Deep Learning as the apotheosis of Test-Driven Development

Even if you aren’t interested in data science, Deep Learning is an interesting programming paradigm; you can see it as “doing test-driven development with a ludicrously large number of tests, an IDE that writes most of the code, and a forgiving client.” No wonder everybody’s pouring so much money and brains into it! Here’s a way of thinking about Deep Learning not as an application you’re asked to code, but a language to code with.

Deep Learning applies test-driven development as we’re all taught to (and not always do): first you write the tests, and then you move from code that fails all of them to one that passes them all. One difference from the usual way of doing it, and the most obvious, is that you’ll usually have anything from hundreds of thousands to Google-scale numbers of test cases in the way of pairs (picture of a cat, type of cute thing the cat is doing), or even a potentially infinite number that look like pairs (anything you try, how badly Donkey Kong kills you). This gives you a good chance that, if you selected or generated them intelligently, the test cases represent the problem well enough that a program that passes them will work in the wild, even if the test cases are all you know about the problem. It definitely helps that for most applications the client doesn’t expect perfect performance. In a way, this lets you get away with the problem of having to get and document domain knowledge, at least for reasonable-but-not-state-of-the-art levels of performance, which is specially hard to do for to things like understanding cat pictures, because we just don’t know how we do it.

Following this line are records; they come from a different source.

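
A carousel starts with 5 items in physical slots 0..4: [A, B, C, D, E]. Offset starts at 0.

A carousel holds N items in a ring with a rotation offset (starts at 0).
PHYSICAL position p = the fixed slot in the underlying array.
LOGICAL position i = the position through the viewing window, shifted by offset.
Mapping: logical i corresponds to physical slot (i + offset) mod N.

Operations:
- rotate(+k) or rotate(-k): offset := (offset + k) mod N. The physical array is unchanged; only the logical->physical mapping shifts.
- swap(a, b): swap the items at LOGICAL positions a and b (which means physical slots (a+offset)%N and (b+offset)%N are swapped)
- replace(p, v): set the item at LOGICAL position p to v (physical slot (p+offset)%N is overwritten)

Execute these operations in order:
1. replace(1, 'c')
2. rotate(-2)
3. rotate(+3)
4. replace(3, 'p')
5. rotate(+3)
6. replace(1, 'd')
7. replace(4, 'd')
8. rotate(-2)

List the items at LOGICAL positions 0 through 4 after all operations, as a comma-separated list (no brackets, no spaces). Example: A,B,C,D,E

Answer: C,d,p,d,c

Derivation:
After op 1 (replace(1, 'c')): offset=0, physical=[A,c,C,D,E], logical=[A,c,C,D,E]
After op 2 (rotate(-2)): offset=3, physical=[A,c,C,D,E], logical=[D,E,A,c,C]
After op 3 (rotate(+3)): offset=1, physical=[A,c,C,D,E], logical=[c,C,D,E,A]
After op 4 (replace(3, 'p')): offset=1, physical=[A,c,C,D,p], logical=[c,C,D,p,A]
After op 5 (rotate(+3)): offset=4, physical=[A,c,C,D,p], logical=[p,A,c,C,D]
After op 6 (replace(1, 'd')): offset=4, physical=[d,c,C,D,p], logical=[p,d,c,C,D]
After op 7 (replace(4, 'd')): offset=4, physical=[d,c,C,d,p], logical=[p,d,c,C,d]
After op 8 (rotate(-2)): offset=2, physical=[d,c,C,d,p], logical=[C,d,p,d,c]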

The second difference between test-driven development with the usual tools and test-driven development with Deep Learning languages and runtimes is that the latter are differentiable. Forget the mathematical side of that: the code monkey aspect of it is that when a test case fails, the compiler can fix the code on its own.

Yep.

Once you stop thinking about neural networks as “artificial brains” or data science-y stuff, and look at them as a relatively unfamiliar form of bytecode — but, as bytecode goes, also a fantastically simple one — then all that hoopla about backpropagation algorithms is justified, because they do pretty much what we do: look at how a test failed and then work backwards through the call stack, tweaking things here and there, and then running the test suite again to see if you fixed more tests than you broke. But they do it automatically and very quickly, so you can dedicate yourself to collecting the tests and figuring out the large scale structure of your program (e.g. the number and types of layers in your network, and their topology) and the best compiler settings (e.g., optimizing hyperparameters and setting up TensorFlow or whatever other framework you’re using; they are labeled as libraries and frameworks, but they can also be seen as compilers or code generators that go from data-shaped tests to network-shaped bytecode).

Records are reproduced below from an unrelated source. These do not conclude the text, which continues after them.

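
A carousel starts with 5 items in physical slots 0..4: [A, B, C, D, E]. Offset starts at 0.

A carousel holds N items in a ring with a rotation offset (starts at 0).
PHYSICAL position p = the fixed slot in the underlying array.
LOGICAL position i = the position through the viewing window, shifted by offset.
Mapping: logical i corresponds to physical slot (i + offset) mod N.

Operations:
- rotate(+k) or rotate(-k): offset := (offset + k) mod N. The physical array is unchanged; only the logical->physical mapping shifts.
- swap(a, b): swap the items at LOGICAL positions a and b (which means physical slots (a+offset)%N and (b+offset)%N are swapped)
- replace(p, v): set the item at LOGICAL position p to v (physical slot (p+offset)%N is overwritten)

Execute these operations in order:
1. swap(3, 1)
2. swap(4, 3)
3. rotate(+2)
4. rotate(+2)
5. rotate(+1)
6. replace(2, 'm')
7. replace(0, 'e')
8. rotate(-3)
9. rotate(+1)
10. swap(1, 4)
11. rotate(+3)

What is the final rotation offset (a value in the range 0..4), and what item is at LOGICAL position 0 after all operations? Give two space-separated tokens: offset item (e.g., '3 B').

After op 1 (swap(3, 1)): offset=0, physical=[A,D,C,B,E], logical=[A,D,C,B,E]
After op 2 (swap(4, 3)): offset=0, physical=[A,D,C,E,B], logical=[A,D,C,E,B]
After op 3 (rotate(+2)): offset=2, physical=[A,D,C,E,B], logical=[C,E,B,A,D]
After op 4 (rotate(+2)): offset=4, physical=[A,D,C,E,B], logical=[B,A,D,C,E]
After op 5 (rotate(+1)): offset=0, physical=[A,D,C,E,B], logical=[A,D,C,E,B]
After op 6 (replace(2, 'm')): offset=0, physical=[A,D,m,E,B], logical=[A,D,m,E,B]
After op 7 (replace(0, 'e')): offset=0, physical=[e,D,m,E,B], logical=[e,D,m,E,B]
After op 8 (rotate(-3)): offset=2, physical=[e,D,m,E,B], logical=[m,E,B,e,D]
After op 9 (rotate(+1)): offset=3, physical=[e,D,m,E,B], logical=[E,B,e,D,m]
After op 10 (swap(1, 4)): offset=3, physical=[e,D,B,E,m], logical=[E,m,e,D,B]
After op 11 (rotate(+3)): offset=1, physical=[e,D,B,E,m], logical=[D,B,E,m,e]

Answer: 1 D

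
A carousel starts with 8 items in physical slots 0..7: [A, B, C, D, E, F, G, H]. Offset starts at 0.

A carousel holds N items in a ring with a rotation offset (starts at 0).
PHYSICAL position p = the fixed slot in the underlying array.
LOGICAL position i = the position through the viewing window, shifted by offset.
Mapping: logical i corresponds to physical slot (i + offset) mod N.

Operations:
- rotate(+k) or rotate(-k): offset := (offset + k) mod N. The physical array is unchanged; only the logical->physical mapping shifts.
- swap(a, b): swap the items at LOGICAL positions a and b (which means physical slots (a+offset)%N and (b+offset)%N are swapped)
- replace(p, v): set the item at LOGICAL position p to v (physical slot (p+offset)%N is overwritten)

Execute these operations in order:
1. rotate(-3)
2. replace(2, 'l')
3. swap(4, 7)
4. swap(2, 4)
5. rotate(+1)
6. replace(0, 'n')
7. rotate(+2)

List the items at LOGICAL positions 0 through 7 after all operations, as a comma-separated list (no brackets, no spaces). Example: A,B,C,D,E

After op 1 (rotate(-3)): offset=5, physical=[A,B,C,D,E,F,G,H], logical=[F,G,H,A,B,C,D,E]
After op 2 (replace(2, 'l')): offset=5, physical=[A,B,C,D,E,F,G,l], logical=[F,G,l,A,B,C,D,E]
After op 3 (swap(4, 7)): offset=5, physical=[A,E,C,D,B,F,G,l], logical=[F,G,l,A,E,C,D,B]
After op 4 (swap(2, 4)): offset=5, physical=[A,l,C,D,B,F,G,E], logical=[F,G,E,A,l,C,D,B]
After op 5 (rotate(+1)): offset=6, physical=[A,l,C,D,B,F,G,E], logical=[G,E,A,l,C,D,B,F]
After op 6 (replace(0, 'n')): offset=6, physical=[A,l,C,D,B,F,n,E], logical=[n,E,A,l,C,D,B,F]
After op 7 (rotate(+2)): offset=0, physical=[A,l,C,D,B,F,n,E], logical=[A,l,C,D,B,F,n,E]

Answer: A,l,C,D,B,F,n,E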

One currently confusing fact is that this is all rather new, so very often the same people who are writing a program are also improving the compiler or coming up with new runtimes, so it looks like that’s what programming with Deep Learning is about. But that’s just a side effect of being in the early “half of writing the program is improving gcc so it can compile it” days of the technology, where things improve by leaps and bounds (we have both a fantastic new compiler and the new Internet-scale computers to run it), but are also rather messy and very fun.

To go back to the point: from a programmer’s point of view, Deep Learning isn’t just a type of application you might be asked to implement. They are also a language to write things with, one with its own set of limitations and weak spots, sure, but also with the kind of automated code generation and bug fixing capabilities that programmers have always dreamed of, but by and large avoid because doing it with our usual languages involves a lot of maths and the kind of development timelines that makes PMs either laugh or cry.

Well, it still does, but with the right language the compiler takes care of that, and you can focus on high-level features and getting the test cases right. It isn’t the most intuitive way of working for programmers trained as we were, and it’s not going to fully replace the other languages and methods in our toolset, but it’s solving problems that we thought were impossible. How can a code monkey not be fascinated by that?